There are of course other implementations with other tradeoffs, but these kinds of complications are probably the reason hash tables haven’t seized Global Durable Storage Hegemony from their cousins. Remember the part about B-trees having consistent performance? Other than high volumes of random inserts, which are merely very slow, there really aren’t a lot of good ways to break B-trees, and there are actual, effective attacks that break improperly implemented hash tables, as well as non-intentional pathological failures.
Despite the caveats, if you have a good hash algorithm, an appropriate collision resolution mechanism, and a load factor that admits decent performance given your algorithms, it’s possible to make hash tables work very well (i.e. faster than a B-tree) on disk, especially for data stores that have lots of random inserts.

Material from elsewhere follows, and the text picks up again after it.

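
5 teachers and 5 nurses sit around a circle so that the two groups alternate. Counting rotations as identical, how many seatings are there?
Fix one of the teachers: (5-1)! ways for the remaining teachers, × 5! ways for the nurses = 24 × 120 = 2880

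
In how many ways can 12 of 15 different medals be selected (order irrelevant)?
C(15,12) = 15!/(12!×3!) = 455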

Immodestly, I claim to be doing so so here, in a project called lash.
The repo has details on the implementation, but I’ll mention a few highlights. Relative computing costs, and the sheer boundary of possibility, has shifted substantially since the 80s. The systems most on-disk hash algorithms were originally developed on didn’t have modern affordances like sparse files, delayed allocation, or in some cases even memory-mapped files. One thing lash gets a lot of mojo out of is the ability to do a sparse expansion of a file followed by quasi-random writes to the new space, relying on the filesystem to allocate the actual blocks lazily and schedule the writes relatively efficiently.
Essentially it’s a bog-standard power-of-two sized hash table, with incremental rehashing. When load reaches a threshold, we sparsely double the size of the backing file, and lazily rehash buckets’ worth of data from the first half into the whole space. There is some magic around the locking scheme to coordinate concurrent lazy updaters, readers, and writers – but in general it’s not anything that would be unrecognizable to the paper authors.
Performance is pretty good for my use cases, but seems to be very system dependent – fiddling with sysctl.conf’s vm.* settings I was able to bring insertion time for 30M small records from 9 minutes to 2, and whatever OS X’s default settings are resulted in a Macbook Air trouncing a Thinkpad running Ubuntu, despite having much less RAM available. It could be the PCIe SSD is just that much better than mSATA, or some qualitative difference in the way the page caches are managed – but, across environments, I see far fewer IOPs being generated per insert than with the equivalent B-tree.
The archaeology of computer science leaves plenty more good ideas to be rediscovered.